Die britische Regierung hat inzwischen über 2 Milliarden Pfund zur Vorbereitung auf einen chaotischen Brexit bereitgestellt.
01.08.2019 15:39
Lesezeit: 2 min

Die Regierung des neuen britischen Premierministers Boris Johnson treibt die Vorbereitungen für einen möglichen Brexit ohne Abkommen mit der EU weiter voran. Sie stellte nun zusätzliche 2,1 Milliarden Pfund (2,3 Milliarden Euro) dafür bereit, wie das Finanzministerium in London mitteilte. Johnson sah sich unterdessen am Donnerstag mit seinem ersten Stimmungstest an den Wahlurnen seit Amtsantritt konfrontiert: In Wales fand eine Nachwahl zum Unterhaus statt.

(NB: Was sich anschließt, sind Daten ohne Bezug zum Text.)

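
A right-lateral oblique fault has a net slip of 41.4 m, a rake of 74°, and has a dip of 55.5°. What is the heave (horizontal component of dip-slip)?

dip-slip = net slip × sin(rake) = 41.4 m × sin(74°) = 39.80 m
heave = dip-slip × cos(dip) = 39.80 × cos(55.5°) = 22.5 m

22.5 m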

Bei der Abstimmung im Wahlkreis Brecon and Radnorshire drohte Johnsons Konservativen der Verlust eines ihrer Parlamentssitze. Die Kandidatin der europafreundlichen Liberaldemokraten galt dort als Favoritin. Bei ihrem Sieg würde die Regierungsmehrheit der Tories auf nur einen Sitz schrumpfen. Dies würde es Johnson zusätzlich erschweren, seine Ankündigung umzusetzen, den Brexit bis zum 31. Oktober notfalls auch ohne Abkommen abzuwickeln.

Finanzminister Sajid Javid erklärte nun zur Bereitstellung der zusätzlichen Brexit-Gelder, drei Monate vor dem Austrittsdatum müssten die Planungen verstärkt werden. Die Regierung wolle sicherstellen, "dass wir bereit sind".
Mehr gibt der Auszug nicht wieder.